Monday, August 20, 2007

Stockholm syndrome

I read an interview a few months ago with Gregory Maguire, the guy who wrote Wicked (the retelling of The Wizard of Oz from the Wicked Witch’s point of view — now a smash Broadway musical). He and his partner have adopted three children, and are now, he said, basically held hostage by them. Their home lives revolve around making their imprisonment as pleasant as possible (a project, I’m sure, that’s made easier by the many millions of dollars Wicked has — deservedly — raked in for them).

I’ve been thinking a lot recently about the hostage situation at our house. I know that in a previous life, even a previous life with one child, I did leave the house for more than an hour at a time by myself, and that the latter 15 minutes of that hour weren’t consumed by a growing sense of anxiety about the baby needing to breastfeed. I know that on all my previous anniversaries, even those with child, Rachel and I went out for dinner, as opposed to this year’s aborted lunch date that proved too ambitious for a carseat-averse six-week-old and his frazzled mothers. I remember walking with Rachel and Rowan to day care in the morning, accompanying them on outings, not staying home to sleep and feed the baby. I know I used to have several hours of calm between kid bedtime and adult bedtime. I know that I used to make plans with people that involved set times, not, “I’ll call you when we’re ready to leave the house” (i.e., when both children — and, I guess, adults — are awake, fed, changed, dressed, packed up, and not crying).

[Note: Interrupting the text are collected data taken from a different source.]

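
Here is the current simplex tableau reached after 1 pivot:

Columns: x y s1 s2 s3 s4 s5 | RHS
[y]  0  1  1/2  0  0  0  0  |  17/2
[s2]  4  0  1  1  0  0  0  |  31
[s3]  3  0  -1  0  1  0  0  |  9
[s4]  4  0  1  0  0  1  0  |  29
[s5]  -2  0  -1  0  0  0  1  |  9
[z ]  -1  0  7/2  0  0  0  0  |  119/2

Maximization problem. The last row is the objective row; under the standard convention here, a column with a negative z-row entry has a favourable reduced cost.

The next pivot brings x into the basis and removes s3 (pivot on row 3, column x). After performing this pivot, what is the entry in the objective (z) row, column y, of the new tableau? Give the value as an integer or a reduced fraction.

Pivot element is row 3, column x: 3.
Normalize row 3: new (row 3, y) = 0/3 = 0.
z-row ← z-row − (-1)·(new row 3): 0 − (-1)·0 = 0.

0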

It’s just that I don’t remember those times very clearly right now.

I think about the hostage situation as I pad around our darkened basement, Isaac held close to my chest in the sling. It’s his preferred — nay, pretty much his only — method of going to sleep for naps and at night. We try to transfer him to the crib while he is, as the non-attachment parenting books recommend, “sleepy but not yet asleep.” Sometimes this works, but often it doesn’t, and he wakes and cries, and then we put him back in the sling and commence the whole walking around the basement thing again.

What I’m trying to do during these times is revel in them rather than rebel — especially in the moments in which my infant son sleeps snuggled against my chest. I remind myself that he is so small; that these unsettled, trusting basement walks are the merest sliver of his life and mine together. That this is the only summer of his infancy, that my freedom will return in time, and that I will likely look back and think, the way I so often do about situations that seem problematic at the time, “What was the big deal about that?”

“There’s no place like home,” said Glinda, Good Witch of the East. That’s true, but you’ll notice the ambivalence inherent in that statement. For the time being, I’m stuck at home a lot, waltzing and waiting with Isaac, following his dictates rather than my (admittedly conflicted) desires. And I’m trying — and sometimes, even often, succeeding — in seeing my captors as allies.